I was so stoked when I was offered the chance to review Brutal Legend. I love Jack Black. I love metal music. Unfortunately I don't love this game. The schizophrenic gameplay modes and interface issues within those modes leads to an uneven interactive experience that feels a mile wide and an inch deep. Like heavy metal music, it's way over the top; when it works, it's fantastic, but when it doesn't it's like fingernails on a blackboard during a dude's first night in prison.

Brutal Legend tries to do way too much. In doing so, it doesn't do anything really well. Like the dudes in Spinal Tap, Tim Schafer and his team at Double Fine tried to go to eleven and ended up with an eighteen inch tall model of Stonehenge. You can see the seeds of something potentially great, which is what makes its spasmodic mediocrity a giant kick in the ass. It comes roaring out of the gate with it's opening scene: the noble, hardworking roadie Eddie Riggs is stuck working on a tour for this faux metal emo band who have tons of attitude and no brains. There's even a reference to their tween demographic. After sacrificing himself to save one of the little tools, he is transported to an alternate metal fantasy history via his massive belt buckle: it's actually an amulet of the fire beast Ormagoden.

The early seventies are held up as the glory days of heavy metal music, but the Double Fine team clearly saw how cheesy the genre is, and that's what made it good. The enemies in Brutal Legend are taken straight from metal album cover goodness - druids, spider monsters, studded leather clad half-naked chicks in KISS makeup - and your allies are a dude named Lars, two gals named Lita and Ophelia… and studded leather clad half-naked chicks in KISS makeup.

The early levels introducing Eddie's melee weapons - a giant axe and a guitar named "Clementine" - and his chick magnet car, the Druid Plough, are fantastic. They're funny as hell, the female characters aren't annoying, and the character designs are good… if a little cartoony for an M-Rated title. And it's definitely an M-Rated title: even with the swear filter on and the bloody decapitations turned off, there's too much bondage gear for this game to be suitable for younger players.

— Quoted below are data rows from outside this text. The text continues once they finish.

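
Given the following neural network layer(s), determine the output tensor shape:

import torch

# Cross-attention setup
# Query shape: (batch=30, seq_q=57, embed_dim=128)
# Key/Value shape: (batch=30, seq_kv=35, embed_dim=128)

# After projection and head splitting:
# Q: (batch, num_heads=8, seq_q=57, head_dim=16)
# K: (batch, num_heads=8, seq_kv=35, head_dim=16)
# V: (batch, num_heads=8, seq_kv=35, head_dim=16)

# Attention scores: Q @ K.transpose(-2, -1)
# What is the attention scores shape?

Input shape: (30, 57, 128)
Output shape: (30, 8, 57, 35)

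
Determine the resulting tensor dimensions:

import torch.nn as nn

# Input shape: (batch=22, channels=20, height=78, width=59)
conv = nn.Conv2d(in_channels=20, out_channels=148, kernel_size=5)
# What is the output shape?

Input shape: (22, 20, 78, 59)
Output shape: (22, 148, 74, 55)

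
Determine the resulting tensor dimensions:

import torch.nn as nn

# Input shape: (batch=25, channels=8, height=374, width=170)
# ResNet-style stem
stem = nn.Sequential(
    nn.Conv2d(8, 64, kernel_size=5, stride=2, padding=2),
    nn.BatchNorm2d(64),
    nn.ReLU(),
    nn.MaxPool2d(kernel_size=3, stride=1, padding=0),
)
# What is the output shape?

Input shape: (25, 8, 374, 170)
  -> after Conv2d 5x5 stride=2: (25, 64, 187, 85)
Output shape: (25, 64, 185, 83)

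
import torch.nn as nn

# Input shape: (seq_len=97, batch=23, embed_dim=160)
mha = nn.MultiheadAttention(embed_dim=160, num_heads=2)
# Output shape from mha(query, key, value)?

Input shape: (97, 23, 160)
Output shape: (97, 23, 160)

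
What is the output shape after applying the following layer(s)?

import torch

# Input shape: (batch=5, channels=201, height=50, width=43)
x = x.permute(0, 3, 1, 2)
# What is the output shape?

Input shape: (5, 201, 50, 43)
Output shape: (5, 43, 201, 50)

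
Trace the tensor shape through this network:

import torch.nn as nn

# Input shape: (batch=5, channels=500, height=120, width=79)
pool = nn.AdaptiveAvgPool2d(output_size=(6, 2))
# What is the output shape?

Input shape: (5, 500, 120, 79)
Output shape: (5, 500, 6, 2)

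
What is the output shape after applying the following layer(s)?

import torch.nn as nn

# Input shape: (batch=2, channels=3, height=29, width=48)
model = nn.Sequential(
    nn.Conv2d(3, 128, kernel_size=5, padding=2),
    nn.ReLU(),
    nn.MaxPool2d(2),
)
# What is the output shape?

Input shape: (2, 3, 29, 48)
  -> after Conv2d: (2, 128, 29, 48)
  -> after ReLU: (2, 128, 29, 48)
Output shape: (2, 128, 14, 24)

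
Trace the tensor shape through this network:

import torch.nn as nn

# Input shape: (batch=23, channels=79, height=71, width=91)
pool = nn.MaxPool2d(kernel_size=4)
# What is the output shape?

Input shape: (23, 79, 71, 91)
Output shape: (23, 79, 17, 22)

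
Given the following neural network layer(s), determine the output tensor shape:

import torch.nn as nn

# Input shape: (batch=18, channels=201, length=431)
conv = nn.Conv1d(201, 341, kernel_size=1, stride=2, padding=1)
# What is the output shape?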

But I'm not a younger player, so an hour into the game, I was having a great time. At that point, however, it was a standard adventure title, and that was all I really needed it to be. Ozzie Osbourne is the Guardian of Metal, and there are very subtle homoerotic tendencies to Lars, the leader of the resistance to Emperor Doviculus. Lars is something of a Bon Jovi clone who's very concerned about his hair and his waistline, and has a history with Lionwhyte, a villain who uses his hair to fly and looks like a cross between Dee Snyder, David Bowie, and Mystique from Jem and the Holograms.

While I was helping the gang free the Headbangers - basic infantry units with seriously overdeveloped neck muscles, I was laughing out loud in places. But after these things become more and more of an RPG with side quests and character level ups. Okay, I can deal. That's not unheard of. The side quests, however, are terribly repetitive, offer next to no challenge, and the comedy takes a nosedive. You can get your car stuck somewhere away from the action very early in to one of these side quest scenarios, spin your wheels uselessly for huge chunks of time, and still emerge victorious. It's terribly unsatisfying.

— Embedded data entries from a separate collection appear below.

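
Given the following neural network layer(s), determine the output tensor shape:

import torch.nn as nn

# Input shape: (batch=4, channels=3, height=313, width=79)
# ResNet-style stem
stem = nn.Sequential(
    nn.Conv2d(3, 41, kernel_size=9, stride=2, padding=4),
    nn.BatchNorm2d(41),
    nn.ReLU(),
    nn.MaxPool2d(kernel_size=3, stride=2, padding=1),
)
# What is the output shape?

Input shape: (4, 3, 313, 79)
  -> after Conv2d 9x9 stride=2: (4, 41, 157, 40)
Output shape: (4, 41, 79, 20)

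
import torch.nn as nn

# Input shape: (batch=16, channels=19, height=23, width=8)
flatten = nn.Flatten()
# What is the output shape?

Input shape: (16, 19, 23, 8)
Output shape: (16, 3496)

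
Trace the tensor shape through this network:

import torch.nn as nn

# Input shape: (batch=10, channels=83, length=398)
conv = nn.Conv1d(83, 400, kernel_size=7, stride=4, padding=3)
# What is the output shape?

Input shape: (10, 83, 398)
Output shape: (10, 400, 100)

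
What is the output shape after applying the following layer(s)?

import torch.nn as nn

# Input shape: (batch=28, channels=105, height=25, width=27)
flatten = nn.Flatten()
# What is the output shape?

Input shape: (28, 105, 25, 27)
Output shape: (28, 70875)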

Still, I'm somewhat used to games having placeholder elements for later downloadable content. I was willing to give that a pass. Like I said, I was predisposed to liking Brutal Legend, and I was going to hang on to that for as long as I could.

But then the game became more of an ill-conceived real-time strategy thing for a terribly out-of-place multiplayer mode. I love RTS games, but this is a terrible RTS. There's no area map, no real overhead view, you can only command your troops when you're close to them without performing a guitar solo combo, and most of your units are near useless in the campaign battles. While I was intrigued by Supreme bad guy Doviculus' army because of the way the troop hierarchy worked, there's no way I would spend any time on multiplayer outside of the purposes of this review, because a bad console RTS is grounds for justifiable homicide, as well as an excuse to cry into one's beer.

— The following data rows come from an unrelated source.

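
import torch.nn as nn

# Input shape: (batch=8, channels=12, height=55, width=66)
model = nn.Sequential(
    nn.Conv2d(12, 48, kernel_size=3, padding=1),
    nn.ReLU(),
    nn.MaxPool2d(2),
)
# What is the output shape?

Input shape: (8, 12, 55, 66)
  -> after Conv2d: (8, 48, 55, 66)
  -> after ReLU: (8, 48, 55, 66)
Output shape: (8, 48, 27, 33)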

If that's what made me cry about the game, what made me hurl were the escort duty driving levels where you're shooting without a reticule and your secondary weapons are next to useless. Target lock on the heat seeking missiles was iffy. And some jerkwad level designer thought it was a great idea to put patches of brush or fence near the middle of the road, so you get hung up on them while trying to aim without a crosshair at bouncy grim reaper ghost goats while zooming through forests in the dark. The only thing that stopped me from throwing my controller through my TV in a blinding animal rage was the three glasses of cabernet sauvignon I chugged through in desperation. I have a phenomenally high completion rate on games, but I would have quit Brutal Legend at about the 35% mark had I not been reviewing it.

Unless you're a fan of RTSs, RPGs, action/adventure games, and driving games there's going to be something in this that royally pisses you off. Then again, I am a fan of all those genres, and it still drove me to drink. Brutal Legend really needed to pick its gameplay battles more wisely, because not one of its play modes feels fully developed. By the midpoint of the campaign it's a mess of cheap deaths and cheap victories, without clear objective instructions, and explanations that are too reliant on gamer jargon. A metalhead buying this game because he likes Jack Black and Black Sabbath isn't going to know what the hell buffs and debuffs are.

A mangle of genres, therefore, is further mangled by the title trying to be a casual/hardcore hybrid.

Granting Brutal Legend a numeric score is difficult because it's so uneven. At its best it tops out at near a 9. At its worst it glitches and requires a restart. For metal fans there is a thrill at the great soundtrack that includes some awesome newer stuff like Dethklok's Murmaider, as well as a good mix of classics and some Guitar Hero gimmes like Dragonforce. Furthermore, the number of musicians with serious cred who did voice work for the game is astounding. It would have been a fantastic film, but as an interactive experience, it isn't ready for the main stage. The tragic thing is that with some fine tuning and more mid-game jokes it could have been great.